DynaFlow: Dynamics-embedded Flow Matching for Physically Consistent Motion Generation from State-only Demonstrations
Sowoo Lee, Dongyun Kang, Jaehyun Park, Hae-Won Park
TL;DR
DynaFlow tackles the challenge of generating physically feasible motion from state-only demonstrations by embedding a differentiable simulator directly into a flow-matching model. By mapping action trajectories through a differentiable rollout, it guarantees dynamic feasibility by construction while learning to infer the underlying actions. The approach is validated with two datasets, including real hardware deployment on a Go1 quadruped, showing that DynaFlow achieves strict physical consistency without sacrificing distributional fidelity. It enables long-horizon, open-loop locomotion and can transform infeasible retargeted demonstrations into dynamically executable, stylistic behaviors, bridging the gap between kinematic data and real-world execution.
Abstract
This paper introduces DynaFlow, a novel framework that embeds a differentiable simulator directly into a flow matching model. By generating trajectories in the action space and mapping them to dynamically feasible state trajectories via the simulator, DynaFlow ensures all outputs are physically consistent by construction. This end-to-end differentiable architecture enables training on state-only demonstrations, allowing the model to simultaneously generate physically consistent state trajectories while inferring the underlying action sequences required to produce them.
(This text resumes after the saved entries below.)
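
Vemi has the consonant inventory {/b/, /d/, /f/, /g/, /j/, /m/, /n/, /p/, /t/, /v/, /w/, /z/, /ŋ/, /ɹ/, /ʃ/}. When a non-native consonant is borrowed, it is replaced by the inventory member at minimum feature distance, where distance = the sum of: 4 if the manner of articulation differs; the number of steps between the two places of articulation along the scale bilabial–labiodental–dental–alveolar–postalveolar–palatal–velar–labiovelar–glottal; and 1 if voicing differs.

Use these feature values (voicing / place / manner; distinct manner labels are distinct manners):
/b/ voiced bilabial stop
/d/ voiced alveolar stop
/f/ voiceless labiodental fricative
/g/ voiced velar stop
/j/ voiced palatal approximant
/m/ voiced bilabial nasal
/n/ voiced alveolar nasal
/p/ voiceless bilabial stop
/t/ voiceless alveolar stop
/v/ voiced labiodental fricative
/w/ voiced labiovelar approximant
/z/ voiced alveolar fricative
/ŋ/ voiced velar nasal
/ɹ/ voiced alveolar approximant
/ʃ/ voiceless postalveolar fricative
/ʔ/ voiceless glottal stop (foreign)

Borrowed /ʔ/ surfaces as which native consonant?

g

/g/ is closest: same manner (stop), place distance 2 (glottal→velar), voicing differs (+1); total 3. Next closest is /t/ at distance 5.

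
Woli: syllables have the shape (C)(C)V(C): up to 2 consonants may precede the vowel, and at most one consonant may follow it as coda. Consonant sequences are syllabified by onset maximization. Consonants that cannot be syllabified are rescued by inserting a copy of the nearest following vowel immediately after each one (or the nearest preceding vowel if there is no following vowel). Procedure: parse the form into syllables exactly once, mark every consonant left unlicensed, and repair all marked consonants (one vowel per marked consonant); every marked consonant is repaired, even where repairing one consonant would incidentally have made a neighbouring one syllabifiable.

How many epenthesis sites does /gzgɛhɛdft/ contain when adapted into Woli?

The unsyllabifiable consonants are /g/, /f/, /t/; each receives one epenthetic vowel.

3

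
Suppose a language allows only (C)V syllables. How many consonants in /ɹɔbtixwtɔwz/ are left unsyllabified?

5

Syllabifying with onset maximization leaves /b/, /x/, /w/, /w/, /z/ stranded (no codas are permitted; onsets are limited to one consonant).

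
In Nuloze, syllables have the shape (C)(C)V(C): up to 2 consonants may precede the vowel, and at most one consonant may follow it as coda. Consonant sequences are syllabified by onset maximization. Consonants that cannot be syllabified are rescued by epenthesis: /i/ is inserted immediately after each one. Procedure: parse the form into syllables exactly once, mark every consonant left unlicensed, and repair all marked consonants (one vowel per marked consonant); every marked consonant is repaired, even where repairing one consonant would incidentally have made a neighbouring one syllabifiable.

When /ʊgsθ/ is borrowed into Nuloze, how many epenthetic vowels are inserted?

The unsyllabifiable consonants are /s/, /θ/; each receives one epenthetic vowel.

2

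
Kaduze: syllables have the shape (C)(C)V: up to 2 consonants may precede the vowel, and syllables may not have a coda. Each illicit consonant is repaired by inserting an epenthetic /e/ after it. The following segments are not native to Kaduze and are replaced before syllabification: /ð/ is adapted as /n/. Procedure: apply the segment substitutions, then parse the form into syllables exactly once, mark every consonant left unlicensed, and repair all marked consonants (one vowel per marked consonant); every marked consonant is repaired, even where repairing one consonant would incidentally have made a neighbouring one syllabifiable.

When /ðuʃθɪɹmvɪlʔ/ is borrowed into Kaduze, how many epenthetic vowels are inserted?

After substitution the input is /nuʃθɪɹmvɪlʔ/.
The unsyllabifiable consonants are /ɹ/, /l/, /ʔ/; each receives one epenthetic vowel.

3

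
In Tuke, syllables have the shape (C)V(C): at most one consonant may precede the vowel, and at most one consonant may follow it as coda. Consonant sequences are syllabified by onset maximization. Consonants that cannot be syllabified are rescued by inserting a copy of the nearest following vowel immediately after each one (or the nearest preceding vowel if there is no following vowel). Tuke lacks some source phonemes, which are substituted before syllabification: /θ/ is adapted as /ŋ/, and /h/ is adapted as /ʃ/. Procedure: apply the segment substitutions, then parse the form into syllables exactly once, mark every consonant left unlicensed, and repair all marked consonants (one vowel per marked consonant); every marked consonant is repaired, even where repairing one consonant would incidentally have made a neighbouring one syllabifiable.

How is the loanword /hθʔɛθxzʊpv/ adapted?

Substitution: /h/ → /ʃ/, /θ/ → /ŋ/, giving /ʃŋʔɛŋxzʊpv/.
The consonants /ʃ/, /ŋ/, /x/, /v/ cannot be parsed into a legal (C)V(C) syllable (at most one coda consonant is licensed; onsets are limited to one consonant).
Inserting the epenthetic vowel yields /ʃ/ → /ʃɛ/, /ŋ/ → /ŋɛ/, /x/ → /xʊ/, /v/ → /vʊ/.

ʃɛŋɛʔɛŋxʊzʊpvʊ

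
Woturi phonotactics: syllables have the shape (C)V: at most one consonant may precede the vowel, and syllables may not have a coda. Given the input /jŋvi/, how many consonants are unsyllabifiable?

2

Syllabifying with onset maximization leaves /j/, /ŋ/ stranded (no codas are permitted; onsets are limited to one consonant).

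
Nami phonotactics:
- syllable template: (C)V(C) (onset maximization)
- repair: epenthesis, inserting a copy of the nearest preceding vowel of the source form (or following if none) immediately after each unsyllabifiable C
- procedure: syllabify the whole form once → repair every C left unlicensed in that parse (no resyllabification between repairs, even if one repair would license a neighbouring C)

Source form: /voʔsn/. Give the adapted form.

The consonants /s/, /n/ cannot be parsed into a legal (C)V(C) syllable (at most one coda consonant is licensed; onsets are limited to one consonant).
Each unlicensed consonant becomes the onset of a new syllable: /s/ → /so/, /n/ → /no/.

voʔsono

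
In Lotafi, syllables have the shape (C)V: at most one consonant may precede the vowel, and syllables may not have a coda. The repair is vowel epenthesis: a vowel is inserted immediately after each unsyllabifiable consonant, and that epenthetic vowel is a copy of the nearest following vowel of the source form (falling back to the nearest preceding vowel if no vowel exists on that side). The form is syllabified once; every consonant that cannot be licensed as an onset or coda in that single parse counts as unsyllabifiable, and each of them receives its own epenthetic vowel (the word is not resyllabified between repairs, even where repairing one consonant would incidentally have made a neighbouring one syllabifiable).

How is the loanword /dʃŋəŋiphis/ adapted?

dəʃəŋəŋipihisi

The consonants /d/, /ʃ/, /p/, /s/ cannot be parsed into a legal (C)V syllable (no codas are permitted; onsets are limited to one consonant).
Inserting the epenthetic vowel yields /d/ → /də/, /ʃ/ → /ʃə/, /p/ → /pi/, /s/ → /si/.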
We demonstrate the effectiveness of our approach through quantitative evaluations and showcase its real-world applicability by deploying the generated actions onto a physical Go1 quadruped robot. The robot successfully reproduces diverse gait present in the dataset, executes long-horizon motions in open-loop control and translates infeasible kinematic demonstrations into dynamically executable, stylistic behaviors. These hardware experiments validate that DynaFlow produces deployable, highly effective motions on real-world hardware from state-only demonstrations, effectively bridging the gap between kinematic data and real-world execution.